By the afternoon of August 27th, Laura had been downgraded by the National Hurricane Center to a tropical storm, with maximum sustained winds at 65 miles per hour and water levels still elevated along the Gulf Coast. Since slamming into the coast, the storm destroyed buildings, blown windows out from high rises, downed trees and power lines, and ripped the top off a bridge. 42 people lost their lives in the U.S. from Laura.
The Advanced Technology Microwave Sounder (ATMS) on Suomi-NPP, provided “a glimpse into the inner structure of the storm, showing well-defined circulation with convection completely surrounding it, with the coldest cloud temperatures centered on the northeast side of the eye,” according to William Straka III, a researcher for the Cooperative Institute for Meteorological Satellite Studies at the University of Wisconsin-Madison.

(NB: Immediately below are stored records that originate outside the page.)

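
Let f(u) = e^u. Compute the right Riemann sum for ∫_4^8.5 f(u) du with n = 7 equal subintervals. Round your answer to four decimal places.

6588.6051

Δu = (8.5 − 4)/7 = 9/14.
Right endpoints: 65/14, 37/7, 83/14, 46/7, 101/14, 55/7, 8.5.
f(65/14) ≈ 103.8406, f(37/7) ≈ 197.4952, f(83/14) ≈ 375.6175, f(46/7) ≈ 714.3897, f(101/14) ≈ 1358.7028, f(55/7) ≈ 2584.1266, f(8.5) ≈ 4914.7688.
Sum = Δu · [f(65/14) + f(37/7) + f(83/14) + ...].
Sum ≈ 6588.6051.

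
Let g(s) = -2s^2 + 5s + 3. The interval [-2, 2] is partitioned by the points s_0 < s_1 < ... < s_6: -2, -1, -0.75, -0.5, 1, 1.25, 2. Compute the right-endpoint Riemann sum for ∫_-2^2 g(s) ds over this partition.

9.8125

Subinterval widths: 1, 0.25, 0.25, 1.5, 0.25, 0.75.
Right endpoints: -1, -0.75, -0.5, 1, 1.25, 2.
g(-1) = -4, g(-0.75) = -1.875, g(-0.5) = 0, g(1) = 6, g(1.25) = 6.125, g(2) = 5.
Sum = Σ Δs_i · g(s_i).
Sum = 9.8125.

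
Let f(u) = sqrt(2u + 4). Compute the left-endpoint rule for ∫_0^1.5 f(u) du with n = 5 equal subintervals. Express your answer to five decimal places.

Δu = (1.5 − 0)/5 = 0.3.
Left endpoints: 0, 0.3, 0.6, 0.9, 1.2.
f(0) ≈ 2.00000, f(0.3) ≈ 2.14476, f(0.6) ≈ 2.28035, f(0.9) ≈ 2.40832, f(1.2) ≈ 2.52982.
Sum = Δu · [f(0) + f(0.3) + f(0.6) + f(0.9) + f(1.2)].
Sum ≈ 3.40898.

3.40898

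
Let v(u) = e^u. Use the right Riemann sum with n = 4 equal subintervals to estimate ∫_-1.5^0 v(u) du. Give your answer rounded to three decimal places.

Δu = (0 − (-1.5))/4 = 0.375.
Right endpoints: -1.125, -0.75, -0.375, 0.
v(-1.125) ≈ 0.325, v(-0.75) ≈ 0.472, v(-0.375) ≈ 0.687, v(0) ≈ 1.000.
Sum = Δu · [v(-1.125) + v(-0.75) + v(-0.375) + v(0)].
Sum ≈ 0.932.

0.932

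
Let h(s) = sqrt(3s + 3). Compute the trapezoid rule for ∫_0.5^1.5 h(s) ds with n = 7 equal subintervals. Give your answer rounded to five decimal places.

2.44276

Δs = (1.5 − 0.5)/7 = 1/7.
h(0.5) ≈ 2.12132, h(9/14) ≈ 2.22004, h(11/14) ≈ 2.31455, h(13/14) ≈ 2.40535, h(15/14) ≈ 2.49285, h(17/14) ≈ 2.57737, h(19/14) ≈ 2.65922, h(1.5) ≈ 2.73861.
T_7 = (Δs/2)·[h(s_0) + 2h(s_1) + ... + 2h(s_{6}) + h(s_7)].
Sum ≈ 2.44276.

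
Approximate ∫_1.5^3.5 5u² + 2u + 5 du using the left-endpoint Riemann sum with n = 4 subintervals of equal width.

Δu = (3.5 − 1.5)/4 = 0.5.
Left endpoints: 1.5, 2, 2.5, 3.
f(1.5) = 19.25, f(2) = 29, f(2.5) = 41.25, f(3) = 56.
Sum = Δu · [f(1.5) + f(2) + f(2.5) + f(3)].
Sum = 72.75.

72.75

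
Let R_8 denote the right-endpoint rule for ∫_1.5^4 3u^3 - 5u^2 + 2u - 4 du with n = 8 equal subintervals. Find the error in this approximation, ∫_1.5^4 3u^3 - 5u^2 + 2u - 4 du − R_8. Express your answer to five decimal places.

-19.26066

Exact integral: ∫_1.5^4 f(u) du ≈ 90.9114583.
R_8 ≈ 110.1721191.
Error ≈ 90.9114583 − 110.1721191 ≈ -19.26066.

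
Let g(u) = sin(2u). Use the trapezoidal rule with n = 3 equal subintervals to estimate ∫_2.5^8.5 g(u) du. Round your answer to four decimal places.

Δu = (8.5 − 2.5)/3 = 2.
g(2.5) ≈ -0.9589, g(4.5) ≈ 0.4121, g(6.5) ≈ 0.4202, g(8.5) ≈ -0.9614.
T_3 = (Δu/2)·[g(u_0) + 2g(u_1) + 2g(u_2) + g(u_3)].
Sum ≈ -0.2558.

-0.2558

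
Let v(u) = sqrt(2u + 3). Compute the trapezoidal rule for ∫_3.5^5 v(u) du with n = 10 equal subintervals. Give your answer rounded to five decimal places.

5.08306

Δu = (5 − 3.5)/10 = 0.15.
v(3.5) ≈ 3.16228, v(3.65) ≈ 3.20936, v(3.8) ≈ 3.25576, v(3.95) ≈ 3.30151, v(4.1) ≈ 3.34664, v(4.25) ≈ 3.39116, v(4.4) ≈ 3.43511, v(4.55) ≈ 3.47851, v(4.7) ≈ 3.52136, v(4.85) ≈ 3.56371, v(5) ≈ 3.60555.
T_10 = (Δu/2)·[v(u_0) + 2v(u_1) + ... + 2v(u_{9}) + v(u_10)].
Sum ≈ 5.08306.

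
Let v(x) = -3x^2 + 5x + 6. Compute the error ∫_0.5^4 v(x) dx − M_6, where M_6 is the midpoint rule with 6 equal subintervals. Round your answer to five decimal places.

-0.29774

Exact integral: ∫_0.5^4 v(x) dx = -3.5.
M_6 ≈ -3.2022569.
Error ≈ -3.5 − (-3.2022569) ≈ -0.29774.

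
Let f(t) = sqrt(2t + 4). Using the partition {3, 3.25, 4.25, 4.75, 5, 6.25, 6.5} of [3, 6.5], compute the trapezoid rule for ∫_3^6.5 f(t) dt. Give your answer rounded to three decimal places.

12.818

Subinterval widths: 0.25, 1, 0.5, 0.25, 1.25, 0.25.
f(3) ≈ 3.162, f(3.25) ≈ 3.240, f(4.25) ≈ 3.536, f(4.75) ≈ 3.674, f(5) ≈ 3.742, f(6.25) ≈ 4.062, f(6.5) ≈ 4.123.
On each subinterval the trapezoid contributes (Δt_i/2)·[f(t_{i-1}) + f(t_i)].
Sum ≈ 12.818.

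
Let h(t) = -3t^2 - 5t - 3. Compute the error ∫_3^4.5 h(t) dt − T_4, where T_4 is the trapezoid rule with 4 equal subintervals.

Exact integral: ∫_3^4.5 h(t) dt = -96.75.
T_4 = -96.85546875.
Error = -96.75 − (-96.85546875) = 0.10546875.

0.10546875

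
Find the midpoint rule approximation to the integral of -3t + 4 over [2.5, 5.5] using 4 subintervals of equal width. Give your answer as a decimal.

Δt = (5.5 − 2.5)/4 = 0.75.
Midpoints: 2.875, 3.625, 4.375, 5.125.
f(2.875) = -4.625, f(3.625) = -6.875, f(4.375) = -9.125, f(5.125) = -11.375.
Sum = Δt · [f(2.875) + f(3.625) + f(4.375) + f(5.125)].
Sum = -24.

-24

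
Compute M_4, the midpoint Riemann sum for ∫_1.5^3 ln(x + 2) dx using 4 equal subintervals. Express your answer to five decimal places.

2.16302

Δx = (3 − 1.5)/4 = 0.375.
Midpoints: 1.6875, 2.0625, 2.4375, 2.8125.
f(1.6875) ≈ 1.30495, f(2.0625) ≈ 1.40180, f(2.4375) ≈ 1.49009, f(2.8125) ≈ 1.57122.
Sum = Δx · [f(1.6875) + f(2.0625) + f(2.4375) + f(2.8125)].
Sum ≈ 2.16302.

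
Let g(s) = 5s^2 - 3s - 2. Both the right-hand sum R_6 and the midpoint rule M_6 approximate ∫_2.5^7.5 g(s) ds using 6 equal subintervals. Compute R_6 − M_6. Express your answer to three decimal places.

R_6 ≈ 692.89352.
M_6 ≈ 590.63657.
R_6 − M_6 ≈ 102.257.

102.257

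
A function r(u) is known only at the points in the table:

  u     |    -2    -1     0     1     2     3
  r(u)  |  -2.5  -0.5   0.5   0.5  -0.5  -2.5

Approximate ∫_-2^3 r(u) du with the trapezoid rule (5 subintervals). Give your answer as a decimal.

-2.5

Δu = 1.
T_5 = (1/2)·[(-2.5) + 2·(-0.5) + 2·0.5 + 2·0.5 + 2·(-0.5) + (-2.5)] = -2.5.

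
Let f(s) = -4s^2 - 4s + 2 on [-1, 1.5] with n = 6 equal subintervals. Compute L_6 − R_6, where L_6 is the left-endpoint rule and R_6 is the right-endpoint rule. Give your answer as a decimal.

6.25

L_6 ≈ -0.4976852.
R_6 ≈ -6.7476852.
L_6 − R_6 = 6.25.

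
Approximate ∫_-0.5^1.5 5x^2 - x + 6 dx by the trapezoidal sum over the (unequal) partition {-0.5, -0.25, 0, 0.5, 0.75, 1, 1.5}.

Subinterval widths: 0.25, 0.25, 0.5, 0.25, 0.25, 0.5.
f(-0.5) = 7.75, f(-0.25) = 6.5625, f(0) = 6, f(0.5) = 6.75, f(0.75) = 8.0625, f(1) = 10, f(1.5) = 15.75.
On each subinterval the trapezoid contributes (Δx_i/2)·[f(x_{i-1}) + f(x_i)].
Sum = 17.09375.

17.09375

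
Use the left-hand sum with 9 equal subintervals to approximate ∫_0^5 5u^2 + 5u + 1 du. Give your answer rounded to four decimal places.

235.4527

Δu = (5 − 0)/9 = 5/9.
Left endpoints: 0, 5/9, 10/9, 5/3, 20/9, 25/9, 10/3, 35/9, 40/9.
f(0) = 1, f(5/9) = 431/81, f(10/9) = 1031/81, f(5/3) = 209/9, f(20/9) = 2981/81, f(25/9) = 4331/81, f(10/3) = 659/9, f(35/9) = 7781/81, f(40/9) = 9881/81.
Sum = Δu · [f(0) + f(5/9) + f(10/9) + ...].
Sum ≈ 235.4527.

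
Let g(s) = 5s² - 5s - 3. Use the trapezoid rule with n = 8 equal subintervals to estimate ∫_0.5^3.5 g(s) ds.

Δs = (3.5 − 0.5)/8 = 0.375.
g(0.5) = -4.25, g(0.875) = -3.546875, g(1.25) = -1.4375, g(1.625) = 2.078125, g(2) = 7, g(2.375) = 13.328125, g(2.75) = 21.0625, g(3.125) = 30.203125, g(3.5) = 40.75.
T_8 = (Δs/2)·[g(s_0) + 2g(s_1) + ... + 2g(s_{7}) + g(s_8)].
Sum = 32.6015625.

32.6015625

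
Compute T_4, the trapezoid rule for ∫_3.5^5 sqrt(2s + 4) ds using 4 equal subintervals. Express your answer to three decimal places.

Δs = (5 − 3.5)/4 = 0.375.
f(3.5) ≈ 3.317, f(3.875) ≈ 3.428, f(4.25) ≈ 3.536, f(4.625) ≈ 3.640, f(5) ≈ 3.742.
T_4 = (Δs/2)·[f(s_0) + 2f(s_1) + 2f(s_2) + 2f(s_3) + f(s_4)].
Sum ≈ 5.300.

5.300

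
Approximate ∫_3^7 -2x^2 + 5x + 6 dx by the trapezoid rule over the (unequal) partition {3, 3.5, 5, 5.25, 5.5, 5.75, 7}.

-88.5

Subinterval widths: 0.5, 1.5, 0.25, 0.25, 0.25, 1.25.
f(3) = 3, f(3.5) = -1, f(5) = -19, f(5.25) = -22.875, f(5.5) = -27, f(5.75) = -31.375, f(7) = -57.
On each subinterval the trapezoid contributes (Δx_i/2)·[f(x_{i-1}) + f(x_i)].
Sum = -88.5.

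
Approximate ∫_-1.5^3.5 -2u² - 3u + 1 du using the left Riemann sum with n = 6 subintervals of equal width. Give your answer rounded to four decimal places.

-27.4074

Δu = (3.5 − (-1.5))/6 = 5/6.
Left endpoints: -1.5, -2/3, 1/6, 1, 11/6, 8/3.
f(-1.5) = 1, f(-2/3) = 19/9, f(1/6) = 4/9, f(1) = -4, f(11/6) = -101/9, f(8/3) = -191/9.
Sum = Δu · [f(-1.5) + f(-2/3) + f(1/6) + ...].
Sum ≈ -27.4074.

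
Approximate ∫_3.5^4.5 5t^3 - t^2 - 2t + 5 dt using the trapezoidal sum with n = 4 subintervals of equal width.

306.53125

Δt = (4.5 − 3.5)/4 = 0.25.
f(3.5) = 200.125, f(3.75) = 247.109375, f(4) = 301, f(4.25) = 362.265625, f(4.5) = 431.375.
T_4 = (Δt/2)·[f(t_0) + 2f(t_1) + 2f(t_2) + 2f(t_3) + f(t_4)].
Sum = 306.53125.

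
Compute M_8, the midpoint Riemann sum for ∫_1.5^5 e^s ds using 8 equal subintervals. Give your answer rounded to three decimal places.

142.790

Δs = (5 − 1.5)/8 = 0.4375.
Midpoints: 1.71875, 2.15625, 2.59375, 3.03125, 3.46875, 3.90625, 4.34375, 4.78125.
f(1.71875) ≈ 5.578, f(2.15625) ≈ 8.639, f(2.59375) ≈ 13.380, f(3.03125) ≈ 20.723, f(3.46875) ≈ 32.097, f(3.90625) ≈ 49.712, f(4.34375) ≈ 76.996, f(4.78125) ≈ 119.253.
Sum = Δs · [f(1.71875) + f(2.15625) + f(2.59375) + ...].
Sum ≈ 142.790.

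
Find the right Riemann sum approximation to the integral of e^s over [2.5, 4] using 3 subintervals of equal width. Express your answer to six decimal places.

Δs = (4 − 2.5)/3 = 0.5.
Right endpoints: 3, 3.5, 4.
f(3) ≈ 20.085537, f(3.5) ≈ 33.115452, f(4) ≈ 54.598150.
Sum = Δs · [f(3) + f(3.5) + f(4)].
Sum ≈ 53.899569.

53.899569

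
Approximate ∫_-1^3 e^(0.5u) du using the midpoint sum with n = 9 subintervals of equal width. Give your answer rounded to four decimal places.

Δu = (3 − (-1))/9 = 4/9.
Midpoints: -7/9, -1/3, 1/9, 5/9, 1, 13/9, 17/9, 7/3, 25/9.
f(-7/9) ≈ 0.6778, f(-1/3) ≈ 0.8465, f(1/9) ≈ 1.0571, f(5/9) ≈ 1.3202, f(1) ≈ 1.6487, f(13/9) ≈ 2.0590, f(17/9) ≈ 2.5714, f(7/3) ≈ 3.2113, f(25/9) ≈ 4.0104.
Sum = Δu · [f(-7/9) + f(-1/3) + f(1/9) + ...].
Sum ≈ 7.7344.

7.7344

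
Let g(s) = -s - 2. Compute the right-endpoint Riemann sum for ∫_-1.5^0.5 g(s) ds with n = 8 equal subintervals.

-3.25

Δs = (0.5 − (-1.5))/8 = 0.25.
Right endpoints: -1.25, -1, -0.75, -0.5, -0.25, 0, 0.25, 0.5.
g(-1.25) = -0.75, g(-1) = -1, g(-0.75) = -1.25, g(-0.5) = -1.5, g(-0.25) = -1.75, g(0) = -2, g(0.25) = -2.25, g(0.5) = -2.5.
Sum = Δs · [g(-1.25) + g(-1) + g(-0.75) + ...].
Sum = -3.25.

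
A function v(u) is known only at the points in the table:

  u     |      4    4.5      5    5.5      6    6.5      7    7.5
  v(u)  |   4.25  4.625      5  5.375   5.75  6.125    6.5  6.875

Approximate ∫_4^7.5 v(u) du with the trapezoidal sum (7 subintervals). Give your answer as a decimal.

19.46875

Δu = 0.5.
T_7 = (0.5/2)·[4.25 + 2·4.625 + 2·5 + 2·5.375 + 2·5.75 + 2·6.125 + 2·6.5 + 6.875] = 19.46875.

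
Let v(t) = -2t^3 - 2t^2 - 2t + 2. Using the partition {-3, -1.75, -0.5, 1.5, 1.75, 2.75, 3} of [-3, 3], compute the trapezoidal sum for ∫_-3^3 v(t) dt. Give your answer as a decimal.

Subinterval widths: 1.25, 1.25, 2, 0.25, 1, 0.25.
v(-3) = 44, v(-1.75) = 10.09375, v(-0.5) = 2.75, v(1.5) = -12.25, v(1.75) = -18.34375, v(2.75) = -60.21875, v(3) = -76.
On each subinterval the trapezoid contributes (Δt_i/2)·[v(t_{i-1}) + v(t_i)].
Sum = -27.796875.

-27.796875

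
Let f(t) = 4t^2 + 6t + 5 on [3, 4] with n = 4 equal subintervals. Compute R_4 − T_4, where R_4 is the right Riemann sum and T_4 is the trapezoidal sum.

R_4 = 79.625.
T_4 = 75.375.
R_4 − T_4 = 4.25.

4.25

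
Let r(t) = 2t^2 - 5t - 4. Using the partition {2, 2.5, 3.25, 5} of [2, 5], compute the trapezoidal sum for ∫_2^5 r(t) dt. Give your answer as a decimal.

Subinterval widths: 0.5, 0.75, 1.75.
r(2) = -6, r(2.5) = -4, r(3.25) = 0.875, r(5) = 21.
On each subinterval the trapezoid contributes (Δt_i/2)·[r(t_{i-1}) + r(t_i)].
Sum = 15.46875.

15.46875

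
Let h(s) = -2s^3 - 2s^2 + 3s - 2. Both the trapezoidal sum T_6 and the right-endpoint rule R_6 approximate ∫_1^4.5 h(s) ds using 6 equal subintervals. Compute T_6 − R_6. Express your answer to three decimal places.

60.740

T_6 ≈ -246.41175.
R_6 ≈ -307.15133.
T_6 − R_6 ≈ 60.740.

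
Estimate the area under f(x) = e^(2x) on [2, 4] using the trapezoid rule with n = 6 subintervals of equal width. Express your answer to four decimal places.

1516.9745

Δx = (4 − 2)/6 = 1/3.
f(2) ≈ 54.5982, f(7/3) ≈ 106.3427, f(8/3) ≈ 207.1272, f(3) ≈ 403.4288, f(10/3) ≈ 785.7720, f(11/3) ≈ 1530.4749, f(4) ≈ 2980.9580.
T_6 = (Δx/2)·[f(x_0) + 2f(x_1) + ... + 2f(x_{5}) + f(x_6)].
Sum ≈ 1516.9745.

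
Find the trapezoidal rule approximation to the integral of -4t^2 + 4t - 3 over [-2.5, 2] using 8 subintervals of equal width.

-50.44921875

Δt = (2 − (-2.5))/8 = 0.5625.
f(-2.5) = -38, f(-1.9375) = -25.765625, f(-1.375) = -16.0625, f(-0.8125) = -8.890625, f(-0.25) = -4.25, f(0.3125) = -2.140625, f(0.875) = -2.5625, f(1.4375) = -5.515625, f(2) = -11.
T_8 = (Δt/2)·[f(t_0) + 2f(t_1) + ... + 2f(t_{7}) + f(t_8)].
Sum = -50.44921875.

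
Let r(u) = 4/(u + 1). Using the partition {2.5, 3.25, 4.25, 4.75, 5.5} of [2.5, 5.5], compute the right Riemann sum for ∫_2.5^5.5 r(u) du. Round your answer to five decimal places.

Subinterval widths: 0.75, 1, 0.5, 0.75.
Right endpoints: 3.25, 4.25, 4.75, 5.5.
r(3.25) = 16/17, r(4.25) = 16/21, r(4.75) = 16/23, r(5.5) = 8/13.
Sum = Σ Δu_i · r(u_i).
Sum ≈ 2.27715.

2.27715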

This is also where the most intense rain rates were found by the Microwave Integrated Retrieval System (MiRS) Rain Rate product, which is derived from ATMS, and part of the Climate Prediction Center morphing method (CMORPH2), a NOAA product that provides precipitation estimates from satellites.
The following animation shows the temperature differences between the core of the hurricane and its surrounding atmosphere, as observed by ATMS on the Suomi-NPP and NOAA-20 satellites as the storm gathered strength and intensified. This kind of warm core is typical to the structure of a hurricane, as described in this article from the journal Geophysical Research Letters. The larger the area of the core and the higher the temperature difference between the warm core and the area surrounding it, the more precipitation is produced.
According to NOAA, the peak coastal storm surge was measured at 12 to 21 feet, inundating many areas along the coast.